About Quantela
We are a technology company that offers outcomes business models. We empower our customers with the right digital infrastructure to deliver greater economic, social, and environmental outcomes for their constituents.
When the company was founded in 2015, we specialized in smart cities technology alone. Today, working with cities and towns; utilities, and public venues, our team of 280+ experts offer a vast array of outcomes business models through technologies like digital advertising, smart lighting, smart traffic, and digitized citizen services.
We pride ourselves on our agility, innovation, and passion to use technology for a higher purpose. Unlike other technology companies, we tailor our offerings (what we can digitize) and the business model (how we partner with our customers to deliver that digitization) to drive measurable impact where our customers need it most. Over the last several months alone, we have served customers to deliver outcomes like increased medical response times to save lives; reduced traffic congestion to keep cities moving and created new revenue streams to tackle societal issues like homelessness.
We are headquartered in Billerica, Massachusetts in the United States with offices across Europe, and Asia.
The company has been recognized with the World Economic Forum’s ‘Technology Pioneers’ Award in 2019 and CRN’s IoT Innovation Award in 2020.
For the latest news and updates please visit us at www.quantela.com
Overview of the Role
The Site Reliability Engineer (SRE) ensures the availability, reliability, performance, and security of applications and infrastructure at the State Data Center (SDC). This role involves proactive monitoring, incident response, system optimization, and process improvements to maintain high service levels and compliance with security standards. The SRE will work closely with IT teams to enhance system resilience and efficiency.
Roles and Responsibilities
- Implement infrastructure monitoring (CPU, Memory, Disk, Network) using Zabbix, Prometheus, Grafana, or ELK Stack.
- Monitor database performance (PostgreSQL, MySQL, Oracle DB) and recommend optimizations.
- Establish log aggregation and alerting mechanisms to detect anomalies.
- Generate uptime and SLA compliance reports for management review.
- Diagnose system and network issues, escalate as required, and track resolution.
- Maintain a ticketing system for issue documentation and trend analysis.
- Conduct root cause analysis (RCA) and implement preventive measures.
- Perform post-incident reviews (PIRs) to improve system resilience.
- Ensure high availability and failover readiness for critical services.
- Optimize database indexing, query performance, and backup strategies.
- Perform capacity planning to ensure systems can handle peak loads.

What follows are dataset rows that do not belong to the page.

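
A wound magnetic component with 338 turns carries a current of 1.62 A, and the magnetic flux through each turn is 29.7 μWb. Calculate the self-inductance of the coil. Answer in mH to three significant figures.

Self-inductance is defined by L = NΦ_B/I (flux linkage over current).
L = (338)(2.970×10^-5 Wb)/(1.62 A) = 6.197×10^-3 H.

L ≈ 6.20 mH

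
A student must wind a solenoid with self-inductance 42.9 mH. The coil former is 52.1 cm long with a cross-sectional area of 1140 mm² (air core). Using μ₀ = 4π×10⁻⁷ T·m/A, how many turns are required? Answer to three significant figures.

N ≈ 3950 turns

A = 1140 mm² = 1.140×10^-3 m².
From L = μ₀N²A/ℓ, N = √(Lℓ / (μ₀A)).
N = √[(4.290×10^-2)(0.521) / ((4π×10⁻⁷)×1.140×10^-3)] = √(1.560×10^7) ≈ 3949.9.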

- Implement automated scaling and load balancing for performance optimization.
- Enforce access control policies, including firewalls, SSH restrictions, and IAM.

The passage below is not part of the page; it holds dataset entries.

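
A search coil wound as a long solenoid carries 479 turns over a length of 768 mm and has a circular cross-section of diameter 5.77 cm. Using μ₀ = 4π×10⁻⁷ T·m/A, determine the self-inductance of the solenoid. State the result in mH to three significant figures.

A = π(d/2)² = π(2.885×10^-2 m)² = 2.6148×10^-3 m².
For a long solenoid, L = μ₀N²A/ℓ.
L = (4π×10⁻⁷)(479)²(2.6148×10^-3)/(0.768 m) = 9.817×10^-4 H.

L ≈ 0.982 mH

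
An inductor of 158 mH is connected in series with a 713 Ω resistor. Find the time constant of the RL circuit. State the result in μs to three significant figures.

τ = L/R = (0.158 H)/(713 Ω) = 2.216×10^-4 s.

τ ≈ 222 μs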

- Ensure timely patching and hardening of OS, middleware, and databases.
- Monitor for security vulnerabilities and implement necessary mitigations.
- Ensure compliance with government security policies (CERT-In, ISO 27001).
- Ensure real-time replication of databases to the disaster recovery (DR) site.
- Conduct regular failover testing to validate DR readiness.
- Maintain documentation and runbooks for disaster recovery scenarios.
- Maintain incident reports, troubleshooting guides, and standard operating procedures (SOPs).
- Track service-level agreements (SLAs) and prepare compliance reports.
- Develop training sessions for internal teams on monitoring tools and processes.
Desired Skills/Background
- 5+ years of experience in SRE, IT Operations, or System Administration.
- Strong Linux (Ubuntu, RHEL, CentOS) and Windows Server knowledge.
- Experience with monitoring tools (Zabbix, Prometheus, Grafana, ELK, Splunk).
- Knowledge of networking, VPNs, firewalls, and load balancers.
- Familiarity with cloud services and on-premises infrastructure.
- Experience in database administration (PostgreSQL, MySQL, Oracle).
- Strong troubleshooting and incident management skills.
- AWS Certified SysOps Administrator, RHCE, ITIL, or Zabbix Certified Specialist.
- Experience working with State Data Centers (SDCs) and government IT projects.